Sheila-kuehlBy Sheila Kuehl, former California Legislator and author of California’s “Seven Day Rule”

If you’d seen Sunday’s (January 17, 2013) episode of The Good Wife, you would have witnessed an example of public policy in action – and a law I authored.

During the episode, the attorneys at Lockhart/Gardner found themselves intimately involved with the upcoming nuptials of Neil Gross, the billionaire owner of the Chum Hum search engine. Deena, Neil’s fiancee and a lawyer herself, came to Lockhart/Gardner to get a “second opinion” on a prenuptial agreement that had been presented to her by Neil and his lawyers.

Deena made it clear she was in love and not interested in details about the money. But she was there at the urging of her father, who wanted to make sure his daughter was protected in case the marriage ended.

David Lee, head of the firm’s family law practice, immediately declared the 68-page prenup to be unacceptable. The attorneys started negotiations with the issue of jurisdiction: Texas or California? Alicia Florrick said jurisdiction should be in California because, “California law is friendlier to the dependent spouse, Texas not so friendly.”
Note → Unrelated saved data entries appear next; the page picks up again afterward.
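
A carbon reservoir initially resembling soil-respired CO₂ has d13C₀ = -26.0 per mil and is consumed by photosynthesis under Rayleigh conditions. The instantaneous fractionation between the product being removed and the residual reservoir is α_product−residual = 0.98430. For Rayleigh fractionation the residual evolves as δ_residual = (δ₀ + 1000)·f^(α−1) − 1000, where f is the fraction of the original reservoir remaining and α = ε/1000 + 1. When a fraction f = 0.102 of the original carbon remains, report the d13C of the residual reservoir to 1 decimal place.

Rayleigh residual: δ_res = (δ₀ + 1000)·f^(α−1) − 1000
α − 1 = -0.01570
f^(α−1) = 0.102^(-0.01570) = 1.036490
δ_res = (-26.0 + 1000) × 1.036490 − 1000 = 1009.541 − 1000 = 9.54 per mil

9.5 per mil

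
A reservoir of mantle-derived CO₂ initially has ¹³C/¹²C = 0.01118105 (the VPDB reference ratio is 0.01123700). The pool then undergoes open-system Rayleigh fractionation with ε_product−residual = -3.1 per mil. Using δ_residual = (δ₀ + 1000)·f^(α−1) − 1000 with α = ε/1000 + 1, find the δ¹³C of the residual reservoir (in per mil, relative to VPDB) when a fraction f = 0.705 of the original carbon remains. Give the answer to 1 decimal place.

-3.9 per mil

δ₀ = (0.01118105/0.01123700 − 1)×1000 = (0.995021 − 1)×1000 = -4.979 per mil
α − 1 = ε/1000 = -0.0031
f^(α−1) = 0.705^(-0.0031) = 1.001084
δ_res = (-4.979 + 1000) × 1.001084 − 1000 = 996.100 − 1000 = -3.90 per mil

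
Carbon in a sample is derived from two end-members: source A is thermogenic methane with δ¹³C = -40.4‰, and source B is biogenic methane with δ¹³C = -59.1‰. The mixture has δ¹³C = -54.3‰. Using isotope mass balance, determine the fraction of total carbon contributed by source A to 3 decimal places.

0.257

δ_mix = f_A·δ_A + (1 − f_A)·δ_B  ⇒  f_A = (δ_mix − δ_B)/(δ_A − δ_B)
f_A = (-54.3 − (-59.1)) / (-40.4 − (-59.1))
f_A = 4.8 / 18.7 = 0.2567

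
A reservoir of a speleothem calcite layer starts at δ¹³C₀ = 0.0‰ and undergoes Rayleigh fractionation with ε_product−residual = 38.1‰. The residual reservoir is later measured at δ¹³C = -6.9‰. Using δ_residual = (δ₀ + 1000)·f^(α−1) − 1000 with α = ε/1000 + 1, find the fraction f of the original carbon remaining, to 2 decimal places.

α − 1 = ε/1000 = 0.0381
(δ_res + 1000)/(δ₀ + 1000) = (-6.9 + 1000)/(-0.0 + 1000) = 993.1/1000.0 = 0.993100
f = 0.993100^(1/0.0381) = exp(ln(0.993100)/0.0381) = exp(-0.00692/0.0381)
f = exp(-0.1817) = 0.8338

0.83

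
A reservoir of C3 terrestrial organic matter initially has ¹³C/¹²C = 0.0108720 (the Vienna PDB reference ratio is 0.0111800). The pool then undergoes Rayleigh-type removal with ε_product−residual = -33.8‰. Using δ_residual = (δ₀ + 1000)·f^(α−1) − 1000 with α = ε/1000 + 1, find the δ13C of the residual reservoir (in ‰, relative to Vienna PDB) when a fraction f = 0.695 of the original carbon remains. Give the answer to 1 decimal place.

δ₀ = (0.0108720/0.0111800 − 1)×1000 = (0.972451 − 1)×1000 = -27.549‰
α − 1 = ε/1000 = -0.0338
f^(α−1) = 0.695^(-0.0338) = 1.012374
δ_res = (-27.549 + 1000) × 1.012374 − 1000 = 984.484 − 1000 = -15.52‰

-15.5‰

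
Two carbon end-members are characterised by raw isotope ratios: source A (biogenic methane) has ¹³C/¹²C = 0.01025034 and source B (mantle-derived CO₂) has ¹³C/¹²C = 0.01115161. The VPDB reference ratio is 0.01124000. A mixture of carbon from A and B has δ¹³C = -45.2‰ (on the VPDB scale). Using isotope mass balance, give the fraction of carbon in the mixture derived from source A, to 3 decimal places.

δ_A = (0.01025034/0.01124000 − 1)×1000 = (0.911952 − 1)×1000 = -88.048‰
δ_B = (0.01115161/0.01124000 − 1)×1000 = (0.992136 − 1)×1000 = -7.864‰
f_A = (δ_mix − δ_B)/(δ_A − δ_B) = (-45.2 − (-7.864))/(-88.048 − (-7.864))
f_A = -37.336 / -80.184 = 0.4656

0.466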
Neil’s attorney immediately caught on and said the real reason Lockhart/Gardner wanted the jurisdiction to be California is the “Seven Day Rule,” which requires someone who is presented with a prenup to have at least seven days to review the prenup with an independent attorney before having to sign it in order for it to be enforceable. Neil and Deena’s wedding, however, would occur in nine days, which meant the lawyers had just 48 hours to come up with an agreement that worked for both sides.
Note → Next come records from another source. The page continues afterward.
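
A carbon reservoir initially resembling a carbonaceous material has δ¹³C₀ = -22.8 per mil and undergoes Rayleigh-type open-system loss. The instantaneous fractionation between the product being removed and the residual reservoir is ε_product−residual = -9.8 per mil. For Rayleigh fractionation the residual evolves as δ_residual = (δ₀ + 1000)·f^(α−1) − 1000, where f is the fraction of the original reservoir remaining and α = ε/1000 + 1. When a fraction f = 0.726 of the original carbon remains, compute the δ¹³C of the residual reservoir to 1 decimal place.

-19.7 per mil

Rayleigh residual: δ_res = (δ₀ + 1000)·f^(α−1) − 1000
α = ε/1000 + 1 = 0.99020, so α − 1 = -0.00980
f^(α−1) = 0.726^(-0.00980) = 1.003143
δ_res = (-22.8 + 1000) × 1.003143 − 1000 = 980.271 − 1000 = -19.73 per mil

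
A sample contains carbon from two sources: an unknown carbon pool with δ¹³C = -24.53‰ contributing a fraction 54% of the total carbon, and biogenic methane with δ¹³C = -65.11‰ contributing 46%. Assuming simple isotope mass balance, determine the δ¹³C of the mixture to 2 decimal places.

δ_mix = f_A·δ_A + f_B·δ_B
δ_mix = 0.54 × (-24.53) + 0.46 × (-65.11)
δ_mix = -13.246 + -29.951 = -43.197‰

-43.20‰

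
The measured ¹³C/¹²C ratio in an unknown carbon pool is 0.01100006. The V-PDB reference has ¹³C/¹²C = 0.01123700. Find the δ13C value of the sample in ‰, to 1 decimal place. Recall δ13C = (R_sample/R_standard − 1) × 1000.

-21.1‰

δ13C = (R_sample / R_standard − 1) × 1000
R_sample / R_standard = 0.01100006 / 0.01123700 = 0.978914
δ13C = (0.978914 − 1) × 1000 = -21.09‰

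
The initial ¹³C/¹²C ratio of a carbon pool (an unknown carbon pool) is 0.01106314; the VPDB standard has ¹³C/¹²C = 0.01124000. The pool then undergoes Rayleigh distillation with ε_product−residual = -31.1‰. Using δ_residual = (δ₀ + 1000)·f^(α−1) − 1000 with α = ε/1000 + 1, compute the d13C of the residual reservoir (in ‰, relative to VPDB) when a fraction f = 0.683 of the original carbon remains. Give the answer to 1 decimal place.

δ₀ = (0.01106314/0.01124000 − 1)×1000 = (0.984265 − 1)×1000 = -15.735‰
α − 1 = ε/1000 = -0.0311
f^(α−1) = 0.683^(-0.0311) = 1.011928
δ_res = (-15.735 + 1000) × 1.011928 − 1000 = 996.005 − 1000 = -3.99‰

-4.0‰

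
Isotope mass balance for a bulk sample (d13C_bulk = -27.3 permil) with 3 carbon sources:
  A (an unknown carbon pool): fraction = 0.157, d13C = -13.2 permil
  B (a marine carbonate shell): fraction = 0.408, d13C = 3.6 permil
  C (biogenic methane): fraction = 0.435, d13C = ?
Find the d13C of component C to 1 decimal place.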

Art really does imitate life, especially in TV shows about lawyers!  California’s “Seven Day Rule” became law after legislation I authored was signed in 2001.
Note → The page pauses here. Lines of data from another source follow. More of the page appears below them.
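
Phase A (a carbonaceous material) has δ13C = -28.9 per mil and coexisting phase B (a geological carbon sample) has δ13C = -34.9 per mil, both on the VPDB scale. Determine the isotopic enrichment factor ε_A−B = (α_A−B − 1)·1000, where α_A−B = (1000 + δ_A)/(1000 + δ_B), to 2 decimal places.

α_A−B = (1000 + -28.9) / (1000 + -34.9) = 971.1 / 965.1 = 1.006217
ε_A−B = (1.006217 − 1) × 1000 = 6.217 per mil
(The approximation ε ≈ δ_A − δ_B would give 6.0 per mil.)

6.22 per mil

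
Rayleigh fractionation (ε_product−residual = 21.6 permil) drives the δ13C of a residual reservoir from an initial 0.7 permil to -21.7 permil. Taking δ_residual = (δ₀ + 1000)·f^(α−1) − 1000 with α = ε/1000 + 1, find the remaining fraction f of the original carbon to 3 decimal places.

0.351

α − 1 = ε/1000 = 0.0216
(δ_res + 1000)/(δ₀ + 1000) = (-21.7 + 1000)/(0.7 + 1000) = 978.3/1000.7 = 0.977616
f = 0.977616^(1/0.0216) = exp(ln(0.977616)/0.0216) = exp(-0.02264/0.0216)
f = exp(-1.0481) = 0.3506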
The bill came about because the California Supreme Court had upheld the validity of a prenuptial agreement between Barry Bonds and his then-wife Sun Bonds. In the prenuptial agreement, Sun had waived any interest in his future earnings, which would have been half hers without the agreement. The papers were put in front of her just hours before their wedding and Sun, a Swedish native with very limited proficiency in English, signed it with no attorney.

When the Bonds’ divorced six years later, after having two kids together, Sun challenged the validity of the prenup because, among other things, Barry was represented by a lawyer and she was not when she signed the agreement. The California Supreme Court upheld the validity of the prenuptual agreement, finding that Sun had voluntarily entered into the agreement.

Why did I author the bill? I have always had an interest in family law.  I was a family law practitioner before I taught law and had taught several classes on gender and law before I was in the Legislature.  This struck me as a pretty clear problem for the (mostly women) spouses of high-earners, and one that my colleagues would be sympathetic to fix.  A simple rule that there would have to be sufficient time before a wedding for an attorney to, at least, tell the prospective spouse just what the agreement meant was fairly easy to sell.  The bill passed and was signed and now we can all see how it works on TV!

Sheila Kuehl is the President of Kuehl Consulting, and serves as Founding Director of the Public Policy Institute at Santa Monica College. She is the first openly gay or lesbian person to be elected to the California Legislature and served in the California State Assembly from 1994-2000 and the State Senate from 2000-2008.